Neben den Weihnachtsferien schränken auch die Winterferien die Auswahl an Wahlterminen ein. Zwischen dem 27. Januar und dem 21. März hat immer irgendein Bundesland Ferien. Das beginnt mit den Winterferien in Sachsen-Anhalt und endet mit den Osterferien in Hamburg. So erklärt sich möglicherweise auch der Vorschlag von Friedrich Merz für den 19. Januar (vor den Ferien) und die Aussage des Kanzlers zu Ende März (nach den Ferien). Denn in Ferienzeiten wird in aller Regel nicht gewählt, weil viele Wahlberechtigte verreist sind. Verboten ist es gleichwohl nicht.
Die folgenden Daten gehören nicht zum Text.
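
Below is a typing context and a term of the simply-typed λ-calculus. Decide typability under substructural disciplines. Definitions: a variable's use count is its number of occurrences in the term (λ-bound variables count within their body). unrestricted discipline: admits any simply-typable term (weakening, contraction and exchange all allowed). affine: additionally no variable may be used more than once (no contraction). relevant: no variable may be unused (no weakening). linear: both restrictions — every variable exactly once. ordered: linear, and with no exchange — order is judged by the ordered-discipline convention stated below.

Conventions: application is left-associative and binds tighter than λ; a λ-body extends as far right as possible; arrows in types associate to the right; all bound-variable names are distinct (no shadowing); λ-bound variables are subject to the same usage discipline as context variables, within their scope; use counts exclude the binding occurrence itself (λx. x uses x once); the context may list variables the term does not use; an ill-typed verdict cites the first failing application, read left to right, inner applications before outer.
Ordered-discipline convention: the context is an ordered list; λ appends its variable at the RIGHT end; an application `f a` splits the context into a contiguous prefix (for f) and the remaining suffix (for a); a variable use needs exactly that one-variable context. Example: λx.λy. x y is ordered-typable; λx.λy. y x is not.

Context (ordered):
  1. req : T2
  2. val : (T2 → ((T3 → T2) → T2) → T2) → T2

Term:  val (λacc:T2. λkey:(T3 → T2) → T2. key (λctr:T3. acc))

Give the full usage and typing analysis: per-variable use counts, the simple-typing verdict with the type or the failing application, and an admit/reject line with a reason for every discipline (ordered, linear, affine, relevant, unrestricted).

counts: req: 0×; val: 1×; acc (bound): 1×; key (bound): 1×; ctr (bound): 0×
uses in reading order: val, key, acc
typing: ✓ — T2
ordered ✗ (unused: req, ctr — weakening required)
linear ✗ (unused: req, ctr — weakening required)
affine ✓ (no duplicate uses among req, val, acc, key, ctr)
relevant ✗ (unused: req, ctr — weakening required)
unrestricted ✓ (well-typed at T2; no restrictions here)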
Termin in den sächsischen Winterferien im Gespräch
Tatsächlich hat CDU-Chef Merz am Dienstag zwei Termine Gespräch gebracht, die in der Ferienzeit liegen: den 16. oder 23. Februar. Das würde direkt die Menschen in Sachsen betreffen, wo die zweiwöchigen Winterferien am 17. Februar beginnen. CDU-Generalsekretär Carsten Linnemann sagte am Dienstagmorgen im ZDF mit Blick auf die Vorschläge und eine Einigung mit der SPD: "Ja, darauf läuft es wohl hinaus, das wird wohl ein Kompromiss werden."
Ein Wahltermin in den Ferien dürfte in Sachsen in jedem Fall den Briefwahl-Anteil deutlich erhöhen. Auch könnte es schwieriger werden, Wahllokale sowie Wahlhelferinnen und Wahlhelfer zu finden.
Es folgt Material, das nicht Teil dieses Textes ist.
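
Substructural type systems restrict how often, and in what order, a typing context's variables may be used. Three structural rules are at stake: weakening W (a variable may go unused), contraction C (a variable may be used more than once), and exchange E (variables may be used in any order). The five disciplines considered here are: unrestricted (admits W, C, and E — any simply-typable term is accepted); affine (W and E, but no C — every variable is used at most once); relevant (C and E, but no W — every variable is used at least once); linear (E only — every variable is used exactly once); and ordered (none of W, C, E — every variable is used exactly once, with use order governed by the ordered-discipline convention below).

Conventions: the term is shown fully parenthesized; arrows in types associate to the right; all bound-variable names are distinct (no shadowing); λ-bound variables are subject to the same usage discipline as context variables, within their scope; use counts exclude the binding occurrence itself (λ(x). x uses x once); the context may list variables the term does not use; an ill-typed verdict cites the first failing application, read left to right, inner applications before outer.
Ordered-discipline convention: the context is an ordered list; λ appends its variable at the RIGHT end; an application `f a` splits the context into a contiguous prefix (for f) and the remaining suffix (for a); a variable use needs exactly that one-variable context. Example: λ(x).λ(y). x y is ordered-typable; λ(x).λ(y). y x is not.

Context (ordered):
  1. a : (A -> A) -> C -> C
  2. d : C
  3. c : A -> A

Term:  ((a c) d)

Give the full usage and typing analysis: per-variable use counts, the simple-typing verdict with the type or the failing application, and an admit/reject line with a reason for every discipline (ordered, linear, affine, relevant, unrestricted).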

Winterferien in Mitteldeutschland Winterferien sind in Sachsen-Anhalt vom 27. bis 31. Januar, in Thüringen vom 3. bis 8. Februar und in Sachsen vom 17. Februar bis 1. März.
Im politischen Terminkalender steht zudem eine Bürgerschaftswahl in Hamburg am 2. März. Zu diesem Termin sind zwar Ferien im Saarland und Ferienbeginn in Bayern. Jedoch könnte argumentiert werden, dass es effizient ist, diese Landtagswahl mit der Bundestagswahl zu koppeln. Allerdings liegt dieser Wahlsonntag direkt vor Rosenmontag. In den Karnevalshochburgen sind die Menschen also an dem Wochenende mit den Vorbereitungen für Feiern und Umzüge beschäftigt.
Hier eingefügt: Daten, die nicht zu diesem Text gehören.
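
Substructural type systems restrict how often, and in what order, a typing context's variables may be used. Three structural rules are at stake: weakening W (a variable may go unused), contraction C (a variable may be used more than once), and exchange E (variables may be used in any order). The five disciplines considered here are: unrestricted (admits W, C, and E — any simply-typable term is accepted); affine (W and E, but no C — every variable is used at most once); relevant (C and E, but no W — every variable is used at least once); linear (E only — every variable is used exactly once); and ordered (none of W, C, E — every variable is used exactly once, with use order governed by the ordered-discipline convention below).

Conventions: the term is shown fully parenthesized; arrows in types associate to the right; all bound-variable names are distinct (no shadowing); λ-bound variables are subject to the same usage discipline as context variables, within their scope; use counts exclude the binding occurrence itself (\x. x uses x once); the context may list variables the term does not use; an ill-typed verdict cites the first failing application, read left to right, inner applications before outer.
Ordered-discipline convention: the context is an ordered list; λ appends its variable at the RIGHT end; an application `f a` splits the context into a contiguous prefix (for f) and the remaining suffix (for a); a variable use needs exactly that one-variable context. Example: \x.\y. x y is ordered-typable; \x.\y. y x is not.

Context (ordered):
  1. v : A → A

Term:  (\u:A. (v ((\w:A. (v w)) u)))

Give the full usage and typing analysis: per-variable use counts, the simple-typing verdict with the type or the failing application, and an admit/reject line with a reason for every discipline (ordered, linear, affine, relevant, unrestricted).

variable uses: v: 2×; u (bound): 1×; w (bound): 1×
uses in reading order: v, v, w, u
typing: ✓ — A → A
ordered ✗ (repeated use of v ×2)
linear ✗ (repeated use of v ×2)
affine ✗ (repeated use of v ×2)
relevant ✓ (v, u, w: all used, weakening unneeded)
unrestricted ✓ (type-checks (A → A) and nothing is barred)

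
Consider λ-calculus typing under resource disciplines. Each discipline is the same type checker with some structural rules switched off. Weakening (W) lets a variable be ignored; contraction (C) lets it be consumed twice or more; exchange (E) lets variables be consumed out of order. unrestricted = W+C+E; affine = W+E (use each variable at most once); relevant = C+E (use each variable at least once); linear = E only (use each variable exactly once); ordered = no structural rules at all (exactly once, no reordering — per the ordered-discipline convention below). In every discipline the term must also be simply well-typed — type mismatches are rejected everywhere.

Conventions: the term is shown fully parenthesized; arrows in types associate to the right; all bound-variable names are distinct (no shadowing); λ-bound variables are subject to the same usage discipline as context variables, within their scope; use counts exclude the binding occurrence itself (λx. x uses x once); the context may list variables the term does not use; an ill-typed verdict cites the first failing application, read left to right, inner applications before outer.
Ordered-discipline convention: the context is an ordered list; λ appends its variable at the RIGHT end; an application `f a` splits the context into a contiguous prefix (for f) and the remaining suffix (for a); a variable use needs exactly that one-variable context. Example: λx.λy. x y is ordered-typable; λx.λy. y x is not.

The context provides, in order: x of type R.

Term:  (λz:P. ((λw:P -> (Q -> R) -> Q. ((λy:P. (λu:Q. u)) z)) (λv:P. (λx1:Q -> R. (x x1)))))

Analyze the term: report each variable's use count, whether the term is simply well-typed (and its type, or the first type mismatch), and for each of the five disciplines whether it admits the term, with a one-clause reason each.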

Fazit: Neuwahlen Ende März hat Vorteile
Bundeskanzler Scholz wählte den Termin Ende März offenbar mit Bedacht. Der 23. März und der 30. März sind die ersten Sonntage außerhalb der Winter- und Frühjahrsferien. Zudem ließe ein so später Termin den Parteien und Wahlbehörden ausreichend Zeit für die Vorbereitungen und den Wahlkampf.
Müssen wir jetzt immer im Januar oder März wählen gehen?
In der Geschichte der Bundesrepublik Deutschland hat es bislang 20 Wahlen zum deutschen Bundestag gegeben. Zwölf von ihnen fanden im September statt. Als Grund dafür gilt, dass die Sommerferien und die Ernte vorbei sind und der Beginn des Herbstsemesters an den Hochschulen noch bevorsteht – sprich, dass möglichst alle Wahlberechtigten wählen gehen können.
Artikel 39 des deutschen Grundgesetzes legt fest, dass die Neuwahl des Bundestags frühestens 46 Monate, spätestens 48 Monate nach Beginn einer Wahlperiode stattfinden muss – also dem Zeitpunkt, an dem der bisherige Bundestag nach der vorherigen Wahl erstmals zusammengetreten ist. Das bedeutet, dass der Termin für eine Neuwahl regulär höchstens zwei Monate vorgezogen werden kann. Nach den vorgezogenen Neuwahlen im November 1972 und März 1983 wurden die Wahlen nach und nach wieder in Richtung Herbst verschoben – seit 1998 fanden sie ausschließlich im September statt, auch die vorgezogene Neuwahl 2005, nachdem SPD-Kanzler Gerhard Schröder im Juli die Vertrauensfrage gestellt hatte.
Heißt also, bei einem Wahltermin im Januar könnte – eine "normale", vierjährige Wahlperiode vorausgesetzt – frühestens im September 2032 wieder eine September-Wahl stattfinden, bei einem Wahltermin im März sogar erst 2036.
Bestimmt wird der Wahltag vom Bundespräsidenten, wobei ihm die Regierung in der Regel einen Termin vorschlägt. Die Wahl muss dem Bundeswahlgesetz zufolge auf einen Sonntag oder einen gesetzlichen Feiertag fallen.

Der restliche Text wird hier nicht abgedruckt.